Sept débutants, donc, dans un groupe où 16 des 26 mondialistes conservent leur place. Le socle demeure, mais la porte est grande ouverte à la concurrence.
Blessures, affaires et retours attendus
Les Socceroos devront faire sans deux piliers défensifs : Jordan Bos, touché au genou, et Cam Burgess, victime d’un tendon d’Achille, sont indisponibles. Cristian Volpato manque également à l’appel, blessé aux ischio-jambiers.
Le nom de Volpato restera pourtant au centre des discussions. L’attaquant de Sassuolo a été récemment condamné à une amende pour conduite avec de la cocaïne dans son organisme en juillet. Il clame son innocence et entend contester les charges devant la justice. Popovic s’exprimera pour la première fois sur ce dossier lors du rassemblement.

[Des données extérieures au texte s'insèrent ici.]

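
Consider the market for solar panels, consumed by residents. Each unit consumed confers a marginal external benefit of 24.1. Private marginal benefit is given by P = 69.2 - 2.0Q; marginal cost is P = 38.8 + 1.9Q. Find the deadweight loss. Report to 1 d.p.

DWL = 74.5

Market equilibrium (private): 38.8 + 1.9Q = 69.2 - 2.0Q → Q_m = 7.7949.
Social marginal benefit = demand + MEB = 93.3 - 2.0Q.
Set SMB = MC: 93.3 - 2.0Q = 38.8 + 1.9Q → Q* = 13.9744.
The welfare-loss triangle has base |Q_m − Q*| and height MEB(Q_m) (the vertical gap between SMB and MC is zero at Q* and MEB at Q_m).
DWL = ½ × 6.1795 × 24.1000 = 74.4630.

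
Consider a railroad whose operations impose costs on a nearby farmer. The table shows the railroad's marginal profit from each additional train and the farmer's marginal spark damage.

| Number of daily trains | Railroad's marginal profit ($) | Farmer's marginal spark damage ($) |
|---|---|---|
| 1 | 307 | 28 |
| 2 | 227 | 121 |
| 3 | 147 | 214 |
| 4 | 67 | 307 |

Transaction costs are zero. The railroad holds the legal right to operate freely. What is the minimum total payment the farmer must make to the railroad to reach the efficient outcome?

$214

Left alone the railroad would choose level 4 (marginal profit stays positive).
Efficient level: k* = 2 (marginal profit ≥ marginal spark damage through 2).
The farmer must at least cover the railroad's forgone profit from cutting 4→2: 147 + 67 = 214.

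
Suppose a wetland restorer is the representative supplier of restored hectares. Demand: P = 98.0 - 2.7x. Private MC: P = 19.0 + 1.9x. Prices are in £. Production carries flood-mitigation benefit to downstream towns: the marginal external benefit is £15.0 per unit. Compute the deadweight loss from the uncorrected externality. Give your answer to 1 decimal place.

Market equilibrium (private): 19.0 + 1.9x = 98.0 - 2.7x → x_m = 17.1739.
Social marginal cost = private MC − MEB = 4.0 + 1.9x.
Set SMC = demand: 4.0 + 1.9x = 98.0 - 2.7x → x* = 20.4348.
Height of the DWL triangle at x_m is demand(x_m) − SMC(x_m) = MEB(x_m) = 15.0000.
DWL = ½ × 3.2609 × 15.0000 = 24.4568.

DWL = £24.5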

Sur une note plus positive, Riley McGree et Patrick Yazbek reviennent après avoir manqué la Coupe du monde sur blessure. Alex Robertson est lui aussi rappelé, signe que le sélectionneur veut s’appuyer sur un noyau technique solide au milieu.
À l’inverse, Cameron Devlin, Nishan Velupillay, Mathew Leckie, Ajdin Hrustic, Kai Trewin et Awer Mabil sortent du groupe. Un autre symbole fort : Aziz Behich reste le seul représentant de l’A-League Men dans cette sélection. Le message est clair pour le championnat local.

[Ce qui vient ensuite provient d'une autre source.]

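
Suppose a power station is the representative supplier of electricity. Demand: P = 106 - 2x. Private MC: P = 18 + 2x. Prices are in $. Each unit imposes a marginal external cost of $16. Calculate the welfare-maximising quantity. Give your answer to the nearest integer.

Social marginal cost = private MC + MEC = 34 + 2x.
Set SMC = demand: 34 + 2x = 106 - 2x → x* = 18.0000.

x* = 18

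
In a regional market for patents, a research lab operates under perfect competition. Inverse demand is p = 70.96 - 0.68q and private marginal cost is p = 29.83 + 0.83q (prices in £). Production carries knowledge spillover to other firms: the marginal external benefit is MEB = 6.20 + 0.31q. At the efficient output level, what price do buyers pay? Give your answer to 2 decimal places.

P = £44.14

Social marginal cost = private MC − MEB = 23.63 + 0.52q.
Set SMC = demand: 23.63 + 0.52q = 70.96 - 0.68q → q* = 39.4417.
Consumer price on the demand curve at q*: 70.96 − 0.68×39.4417 = 44.1396.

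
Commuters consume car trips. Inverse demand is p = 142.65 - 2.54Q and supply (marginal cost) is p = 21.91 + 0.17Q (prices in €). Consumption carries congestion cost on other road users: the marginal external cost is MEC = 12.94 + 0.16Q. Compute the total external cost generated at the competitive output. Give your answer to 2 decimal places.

Market equilibrium (private): 21.91 + 0.17Q = 142.65 - 2.54Q → Q_m = 44.5535.
Total external cost = ∫₀^{Q_m} (12.94 + 0.16Q) dQ = 12.94×44.5535 + ½×0.16×44.5535² = 735.3234.

€735.32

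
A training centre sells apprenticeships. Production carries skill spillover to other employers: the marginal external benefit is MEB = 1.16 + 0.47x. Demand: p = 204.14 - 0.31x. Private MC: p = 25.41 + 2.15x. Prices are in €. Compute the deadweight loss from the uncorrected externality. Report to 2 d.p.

Market equilibrium (private): 25.41 + 2.15x = 204.14 - 0.31x → x_m = 72.6545.
Social marginal cost = private MC − MEB = 24.25 + 1.68x.
Set SMC = demand: 24.25 + 1.68x = 204.14 - 0.31x → x* = 90.3970.
Height of the DWL triangle at x_m is demand(x_m) − SMC(x_m) = MEB(x_m) = 35.3076.
DWL = ½ × 17.7425 × 35.3076 = 313.2225.

DWL = €313.22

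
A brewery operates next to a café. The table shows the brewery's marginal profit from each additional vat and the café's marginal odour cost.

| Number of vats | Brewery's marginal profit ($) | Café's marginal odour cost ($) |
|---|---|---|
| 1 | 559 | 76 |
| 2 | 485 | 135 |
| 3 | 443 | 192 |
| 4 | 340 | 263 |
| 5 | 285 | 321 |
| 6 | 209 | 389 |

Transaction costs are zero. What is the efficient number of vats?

4

Bargaining reaches the level where marginal profit last exceeds marginal odour cost.
That holds through level 4 (340 ≥ 263) but not at 5 (285 < 321).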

Popovic vise déjà la Coupe d’Asie
Tony Popovic ne s’en cache pas. Ces matches face au Brésil ne sont pas de simples amicaux de prestige. Ils tracent la route vers la prochaine Coupe d’Asie.

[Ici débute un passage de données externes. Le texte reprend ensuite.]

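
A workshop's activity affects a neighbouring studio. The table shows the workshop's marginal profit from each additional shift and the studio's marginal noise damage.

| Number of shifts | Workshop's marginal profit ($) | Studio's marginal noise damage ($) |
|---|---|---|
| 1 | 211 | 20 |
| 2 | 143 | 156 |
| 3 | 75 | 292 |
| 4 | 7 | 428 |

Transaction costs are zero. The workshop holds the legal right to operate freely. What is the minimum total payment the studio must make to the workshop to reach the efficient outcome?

Left alone the workshop would choose level 4 (marginal profit stays positive).
Efficient level: k* = 1 (marginal profit ≥ marginal noise damage through 1).
The studio must at least cover the workshop's forgone profit from cutting 4→1: 143 + 75 + 7 = 225.

$225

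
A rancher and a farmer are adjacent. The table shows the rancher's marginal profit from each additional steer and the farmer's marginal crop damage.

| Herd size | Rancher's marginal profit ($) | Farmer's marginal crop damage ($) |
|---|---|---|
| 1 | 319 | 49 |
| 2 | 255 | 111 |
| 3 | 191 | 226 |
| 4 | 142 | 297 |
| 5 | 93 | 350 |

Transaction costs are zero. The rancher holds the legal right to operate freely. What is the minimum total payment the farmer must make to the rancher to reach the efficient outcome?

$426

Left alone the rancher would choose level 5 (marginal profit stays positive).
Efficient level: k* = 2 (marginal profit ≥ marginal crop damage through 2).
The farmer must at least cover the rancher's forgone profit from cutting 5→2: 191 + 142 + 93 = 426.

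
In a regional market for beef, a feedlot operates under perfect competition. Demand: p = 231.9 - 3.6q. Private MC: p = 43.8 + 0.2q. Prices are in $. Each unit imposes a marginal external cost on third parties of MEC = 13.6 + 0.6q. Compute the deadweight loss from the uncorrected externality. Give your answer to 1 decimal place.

DWL = $213.1

Market equilibrium (private): 43.8 + 0.2q = 231.9 - 3.6q → q_m = 49.5000.
Social marginal cost = private MC + MEC = 57.4 + 0.8q.
Set SMC = demand: 57.4 + 0.8q = 231.9 - 3.6q → q* = 39.6591.
Between q* and q_m the wedge SMC − demand runs linearly from 0 to MEC(q_m), so the loss is a triangle.
DWL = ½ × 9.8409 × 43.3000 = 213.0555.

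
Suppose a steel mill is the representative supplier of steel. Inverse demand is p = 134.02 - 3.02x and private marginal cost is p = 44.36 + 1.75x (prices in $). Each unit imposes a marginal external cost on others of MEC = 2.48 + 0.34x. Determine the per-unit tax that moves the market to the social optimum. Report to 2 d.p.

tax = $8.28 per unit

Social marginal cost = private MC + MEC = 46.84 + 2.09x.
Set SMC = demand: 46.84 + 2.09x = 134.02 - 3.02x → x* = 17.0607.
The Pigouvian tax equals MEC at x*: 2.48 + 0.34×17.0607 = 8.2806.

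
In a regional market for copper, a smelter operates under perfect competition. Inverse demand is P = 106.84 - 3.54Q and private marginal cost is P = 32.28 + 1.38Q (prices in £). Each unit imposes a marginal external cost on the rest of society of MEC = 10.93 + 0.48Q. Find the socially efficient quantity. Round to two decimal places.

Q* = 11.78

Social marginal cost = private MC + MEC = 43.21 + 1.86Q.
Set SMC = demand: 43.21 + 1.86Q = 106.84 - 3.54Q → Q* = 11.7833.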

« Nous avons choisi un groupe avec un œil sur la Coupe d’Asie et un œil sur l’avenir », explique-t-il dans un communiqué. Le sélectionneur insiste sur l’importance de ces rendez-vous : deux camps, quatre matches, puis il faudra trancher pour la liste définitive du prochain grand tournoi.
Les Socceroos retrouveront aussi leur public pour la première fois depuis mars. Et pas contre n’importe qui : le Brésil, nation la plus titrée de l’histoire de la Coupe du monde, débarque pour deux tests d’une rare exigence.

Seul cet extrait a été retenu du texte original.